Hear Ye, Hear Ye – It’s The Judge Judy Scholarship For Female Law Students

Judge Judy's great TV deal

Law Star Judy Sheindlin, aka Judge Judy, as granted her alma mater, New York Law School, a $5 million scholarship for female law student.

Sheindlin, one of television’s wealthiest stars after 25 years on her famed show, as well as books, television production and law, with a personal wealth estimated at around $440 million.

The Judy Sheindlin Honors Scholars Program will begin at New York Law School this fall and will support 10 female law students each year with recipients receiving full scholarships to the school, which presently lists its JD tuition fees at almost $58,000.

Recipients of the scholarships will also have assistance to buy books and to complete a summer fellowship after their first year at law school.

Sheindlin graduated from New York Law School in 1965 and subsequently was appointed as a family court judge before beginning her television career. Her daughter, Nicole Sheindlin, is also an alumna, and her granddaughter, Sarah Rose, is due to graduate in May.

The Judge Judy Money Machine

Judge Judy has become a global law staple on television. Sheindiln has become the highest paid woman on American television, earning in an estimated $47 million annually, yet in a show that required just 52 days a year of ‘work’ in her televised small claims court.

She now operates ‘Justice Judy’ a supposedly more elaborate version of what ‘Judge Judy’ was, although it can be somewhat difficult to tell the difference. She wears a burgundy robe (not the lace collar and black) but the format is the same with the airing of small-time disputes before a tetchy Judge.
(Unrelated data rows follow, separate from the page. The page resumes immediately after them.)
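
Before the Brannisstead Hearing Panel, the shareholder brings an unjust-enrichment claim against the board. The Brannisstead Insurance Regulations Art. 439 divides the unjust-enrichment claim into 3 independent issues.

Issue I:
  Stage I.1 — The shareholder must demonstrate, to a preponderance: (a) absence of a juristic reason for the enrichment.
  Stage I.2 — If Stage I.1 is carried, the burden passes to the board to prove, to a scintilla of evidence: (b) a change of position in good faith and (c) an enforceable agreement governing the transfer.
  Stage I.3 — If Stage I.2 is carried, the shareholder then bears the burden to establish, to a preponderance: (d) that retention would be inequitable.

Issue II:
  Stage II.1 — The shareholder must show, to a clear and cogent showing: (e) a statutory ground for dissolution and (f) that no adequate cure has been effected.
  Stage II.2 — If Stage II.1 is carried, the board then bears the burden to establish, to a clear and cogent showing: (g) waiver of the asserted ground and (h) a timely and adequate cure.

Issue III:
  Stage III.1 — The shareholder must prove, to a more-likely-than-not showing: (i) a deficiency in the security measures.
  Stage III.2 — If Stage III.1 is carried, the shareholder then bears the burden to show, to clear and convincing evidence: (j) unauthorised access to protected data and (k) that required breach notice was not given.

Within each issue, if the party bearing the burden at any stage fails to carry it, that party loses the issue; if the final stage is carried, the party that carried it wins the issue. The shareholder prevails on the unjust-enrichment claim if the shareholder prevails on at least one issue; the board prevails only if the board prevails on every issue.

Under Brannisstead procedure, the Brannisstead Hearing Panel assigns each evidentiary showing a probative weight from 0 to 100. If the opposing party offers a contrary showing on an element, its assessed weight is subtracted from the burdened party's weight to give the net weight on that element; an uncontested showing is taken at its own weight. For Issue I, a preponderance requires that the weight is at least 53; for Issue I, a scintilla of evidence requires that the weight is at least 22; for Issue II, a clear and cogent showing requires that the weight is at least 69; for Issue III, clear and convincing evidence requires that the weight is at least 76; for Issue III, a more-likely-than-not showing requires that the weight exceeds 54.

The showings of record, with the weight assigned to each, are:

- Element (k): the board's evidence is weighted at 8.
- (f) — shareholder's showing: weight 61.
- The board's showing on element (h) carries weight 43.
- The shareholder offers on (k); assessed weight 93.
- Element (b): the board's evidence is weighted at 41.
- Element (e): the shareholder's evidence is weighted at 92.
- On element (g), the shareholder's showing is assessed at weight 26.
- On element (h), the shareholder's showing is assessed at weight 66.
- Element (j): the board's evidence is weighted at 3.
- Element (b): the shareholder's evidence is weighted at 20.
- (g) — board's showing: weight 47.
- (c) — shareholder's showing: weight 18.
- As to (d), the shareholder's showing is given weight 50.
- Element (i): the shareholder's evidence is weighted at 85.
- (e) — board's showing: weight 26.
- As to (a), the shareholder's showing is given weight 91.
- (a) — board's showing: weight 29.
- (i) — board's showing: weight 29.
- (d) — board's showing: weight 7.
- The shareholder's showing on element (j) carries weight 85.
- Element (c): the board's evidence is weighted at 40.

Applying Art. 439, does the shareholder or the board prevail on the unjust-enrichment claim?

shareholder

— Issue I —
At Stage I.1 the shareholder must meet a preponderance (weight is at least 53): on (a) the weight is 91 less the opposing 29 gives net 62, ≥ 53, so (a) meets the standard.
  The shareholder carries Stage I.1; the board now bears the burden.
At Stage I.2 the board must meet a scintilla of evidence (weight is at least 22): on (b) the weight is 41 less the opposing 20 gives net 21, < 22, so (b) does not meet the standard; on (c) the weight is 40 less the opposing 18 gives net 22, ≥ 22, so (c) meets the standard.
  Not every element is met, so the board fails to carry Stage I.2.
The shareholder prevails on this issue.
— Issue II —
Stage II.1 (shareholder, a clear and cogent showing, weight is at least 69): (e) net 92−26=66 < 69 — fails; (f) 61 < 69 — fails.
  Stage II.1 not carried; the shareholder fails its burden.
The board prevails on this issue.
— Issue III —
Stage III.1 (shareholder, a more-likely-than-not showing, weight exceeds 54): (i) net 85−29=56 > 54 — meets.
  All elements met. The shareholder retains the burden for Stage III.2.
Stage III.2 (shareholder, clear and convincing evidence, weight is at least 76): (j) net 85−3=82 ≥ 76 — meets; (k) net 93−8=85 ≥ 76 — meets.
  All elements met at the final stage.
All stages carried — the shareholder prevails on this issue.
Per-issue: Issue I → shareholder; Issue II → board; Issue III → shareholder. The shareholder must prevail on at least one issue; overall, the shareholder prevails.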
Her fame and money have made her new scholarship one that has itself received considerable attention and her own background prior to her fame were significant too.

She was the only woman in her graduating class at New York Law School, New York City, when she earned a J.D. in 1965 and she passed the bar exam the same year. At that time she was married and began in private practice but left to help raise her two children. She divorced and remarried Gerald Sheindlin, also a lawyer (who later became a New York State Supreme Court judge.

The Rise & Rise of Judge Judy

The ‘Judge Judy’ industry began with her outspoken approach to her work, which became something that famed New York mayor Ed Koch liked and in 1982 she was appointed to the family court in the Bronx where she faced down a very large caseload with dispatch and efficiency.

Her blunt manner also caught the eye of the 60 Minutes TV newsmagazine and as her national profile increased she published her first book Don’t Pee on My Leg and Tell Me It’s Raining: America’s Toughest Family Court Judge Speaks Out (with Josh Getlin), in 1996. Her increasing prominence persuaded TV executives to propose a courtroom show similar to The People’s Court (1981–93), with Sheindlin as the arbiter of small-claims cases, and Judge Judy was born.